Pasqal travaille sur sa prochaine machine dénommée « Orion Beta » qui doit voir le jour avant la fin de l’année. Elle sera dotée de 1 000 qubits et supportera environ 5 millions d’opérations de portes quantiques. Les machines « Orion Beta » pourront être commandées pour des installations « on-premises » fin 2024/début 2025. Parallèlement, Pasqal devrait terminer en 2025 le successeur dénommé « Orion Gamma » qui proposera des portes « ultra haute-fidélité » et supportera jusqu’à 10 millions d’opérations. Enfin, Pasqal vise les 10 000 qubits à l’horizon 2028 avec une nouvelle architecture évolutive à qubits logiques grâce à un nouveau processeur quantique dénommé Vela. Avec cette machine, Pasqal espère améliorer les taux de répétition par 3 et prendre en charge jusqu’à 40 millions de « gate operations ».
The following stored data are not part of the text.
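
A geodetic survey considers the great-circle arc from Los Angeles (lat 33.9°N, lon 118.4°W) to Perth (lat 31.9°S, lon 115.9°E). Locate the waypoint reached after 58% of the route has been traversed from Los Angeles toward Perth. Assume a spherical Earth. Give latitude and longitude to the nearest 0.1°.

Convert each endpoint to a unit vector on the sphere (x = cos φ cos λ, y = cos φ sin λ, z = sin φ).
The central angle between the endpoints is δ = arccos(p₁·p₂) ≈ 2.355 rad (134.9°).
Interpolate at f = 0.58 with slerp weights a = sin((1−f)δ)/sin δ ≈ 1.180, b = sin(fδ)/sin δ ≈ 1.382.
p = a·p₁ + b·p₂ ≈ (-0.978, 0.194, -0.073); φ = arcsin(p_z) ≈ -4.16°, λ = atan2(p_y, p_x) ≈ 168.76°.

≈ lat 4.2°S, lon 168.8°E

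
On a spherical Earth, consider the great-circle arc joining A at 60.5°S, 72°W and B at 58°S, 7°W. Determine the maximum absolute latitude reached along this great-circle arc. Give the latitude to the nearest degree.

≈ 63°S

The great circle lies in the plane with unit normal n̂ = (p₁ × p₂)/|p₁ × p₂|.
Here n̂_z ≈ +0.447; the vertex latitude is φ_max = arccos|n̂_z| ≈ 63.5°.
Check via Clairaut: cos φ_max = |cos φ₁| · sin C = cos(60.5°)·sin(114.9°) ≈ 0.447, again giving ≈ 63.5°.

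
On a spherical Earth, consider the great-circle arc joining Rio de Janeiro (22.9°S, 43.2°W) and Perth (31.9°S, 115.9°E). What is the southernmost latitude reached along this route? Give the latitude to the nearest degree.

≈ 71°S

The great circle lies in the plane with unit normal n̂ = (p₁ × p₂)/|p₁ × p₂|.
Here n̂_z ≈ +0.328; the vertex latitude is φ_max = arccos|n̂_z| ≈ 70.9°.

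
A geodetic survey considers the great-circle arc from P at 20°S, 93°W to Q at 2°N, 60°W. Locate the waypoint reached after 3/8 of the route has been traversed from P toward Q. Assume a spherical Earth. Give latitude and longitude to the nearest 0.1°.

≈ 12.1°S, 80.1°W

The haversine formula gives a central angle δ ≈ 0.683 rad (39.1°) between the endpoints.
Interpolate at f = 3/8 with slerp weights a = sin((1−f)δ)/sin δ ≈ 0.656, b = sin(fδ)/sin δ ≈ 0.401.
p = a·p₁ + b·p₂ ≈ (0.168, -0.963, -0.210); φ = arcsin(p_z) ≈ -12.14°, λ = atan2(p_y, p_x) ≈ -80.09°.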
La roadmap de Pasqal ne s’arrête cependant pas là. Les chercheurs de la Deeptech imaginent déjà pour 2027 un processeur Pegasus, toujours doté de 10 000 qubits, mais offrant une profondeur algorithmique bien supérieure allant jusqu’à 200 millions d’opérations.
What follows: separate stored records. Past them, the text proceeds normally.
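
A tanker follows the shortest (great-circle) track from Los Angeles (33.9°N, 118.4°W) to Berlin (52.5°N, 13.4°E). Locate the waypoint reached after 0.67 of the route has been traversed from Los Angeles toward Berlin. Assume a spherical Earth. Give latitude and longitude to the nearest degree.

The haversine formula gives a central angle δ ≈ 1.465 rad (83.9°) between the endpoints.
Interpolate at f = 0.67 with slerp weights a = sin((1−f)δ)/sin δ ≈ 0.467, b = sin(fδ)/sin δ ≈ 0.836.
p = a·p₁ + b·p₂ ≈ (0.311, -0.223, 0.924); φ = arcsin(p_z) ≈ 67.51°, λ = atan2(p_y, p_x) ≈ -35.72°.

≈ 68°N, 36°W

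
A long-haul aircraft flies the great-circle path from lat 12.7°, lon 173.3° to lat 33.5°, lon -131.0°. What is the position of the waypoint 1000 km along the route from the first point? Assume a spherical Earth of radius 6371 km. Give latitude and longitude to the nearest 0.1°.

≈ lat 17.4°, lon -178.7°

Write both endpoints as unit vectors p₁, p₂ with components (cos φ cos λ, cos φ sin λ, sin φ).
The central angle between the endpoints is δ = arccos(p₁·p₂) ≈ 0.952 rad (54.6°). The total great-circle distance is δ·R ≈ 0.952 × 6371 ≈ 6067 km, so the target fraction is f = 1000/6067 ≈ 0.165.
Interpolate at f ≈ 0.165 with slerp weights a = sin((1−f)δ)/sin δ ≈ 0.876, b = sin(fδ)/sin δ ≈ 0.192.
p = a·p₁ + b·p₂ ≈ (-0.954, -0.021, 0.299); φ = arcsin(p_z) ≈ 17.37°, λ = atan2(p_y, p_x) ≈ -178.74°.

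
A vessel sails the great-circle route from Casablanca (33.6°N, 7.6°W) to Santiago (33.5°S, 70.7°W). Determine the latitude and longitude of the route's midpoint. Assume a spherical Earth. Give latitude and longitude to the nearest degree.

Write both endpoints as unit vectors p₁, p₂ with components (cos φ cos λ, cos φ sin λ, sin φ).
The central angle between the endpoints is δ = arccos(p₁·p₂) ≈ 1.562 rad (89.5°).
Interpolate at f = 1/2 with slerp weights a = sin((1−f)δ)/sin δ ≈ 0.704, b = sin(fδ)/sin δ ≈ 0.704.
p = a·p₁ + b·p₂ ≈ (0.775, -0.632, 0.001); φ = arcsin(p_z) ≈ 0.06°, λ = atan2(p_y, p_x) ≈ -39.17°.

≈ 0°N, 39°W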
Au-delà, Pasqal entrevoit un nouveau processeur quantique dénommé Centaurus, leur premier QPU à tolérance de panne intégrée (donc de génération FTQC, Fault Tolerant Quantum Computing) offrant cette fois 128 qubits logiques (fruits de la combinaison de milliers de qubits physiques) et 200 millions d’opérations de portes quantiques.
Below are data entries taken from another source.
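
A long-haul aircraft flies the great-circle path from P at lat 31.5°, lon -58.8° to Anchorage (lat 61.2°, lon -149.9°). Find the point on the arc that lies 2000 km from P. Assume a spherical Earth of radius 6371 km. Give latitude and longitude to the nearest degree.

Write both endpoints as unit vectors p₁, p₂ with components (cos φ cos λ, cos φ sin λ, sin φ).
The central angle between the endpoints is δ = arccos(p₁·p₂) ≈ 1.104 rad (63.3°). The total great-circle distance is δ·R ≈ 1.104 × 6371 ≈ 7034 km, so the target fraction is f = 2000/7034 ≈ 0.284.
Interpolate at f ≈ 0.284 with slerp weights a = sin((1−f)δ)/sin δ ≈ 0.796, b = sin(fδ)/sin δ ≈ 0.346.
p = a·p₁ + b·p₂ ≈ (0.207, -0.664, 0.719); φ = arcsin(p_z) ≈ 45.95°, λ = atan2(p_y, p_x) ≈ -72.66°.

≈ lat 46°, lon -73°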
Du logiciel s’appuyant sur les réseaux de tenseurs

L’approche de Muliverse computing est logicielle. À la différence des fabricants de hardware, Multiverse s’appuie sur le formalisme mathématique des réseaux de tenseurs utilisés depuis plusieurs années par les physiciens qui travaillent sur la matière condensée. Les réseaux de tenseurs permettent de capturer l’essentiel de l’information d’un système quantique en matière de superposition ou d’intrication sur des ordinateurs traditionnels. Ils reviennent aujourd’hui très à la mode, car ils permettent de pousser les limites de l’informatique traditionnelle. L’entreprise fête aujourd’hui ses 5 ans avec 150 projets et 50 clients.

Certains sont des projets pilotes et d’autres sont en production. L’entreprise a également développé 2 librairies accessibles à tous, pour des travaux sur le machine learning et l’optimisation dans le HPC. L’une des nouveautés de l’entreprise se nomme Singularity. Il s’agit d’une technologie qui compresse sensiblement les LLMs au travers des réseaux de tenseurs.

Michel Kurek, CEO France de cette entreprise d’origine espagnole, précise : « nous avons noué un partenariat avec Pasqal et IBM et en utilisant la technologie supraconductrice d’IBM, nous donnons accès à plus de 120 qbits ». Singularity permet d’adresser les questions autour du deep learning, du machine learning et de l’optimisation des modèles d’IA.

On le voit : l’année qui se termine a été plutôt fructueuse et tous les acteurs fondent de grands espoirs pour les années à venir. Souhaitons qu’ils ne se trompent pas.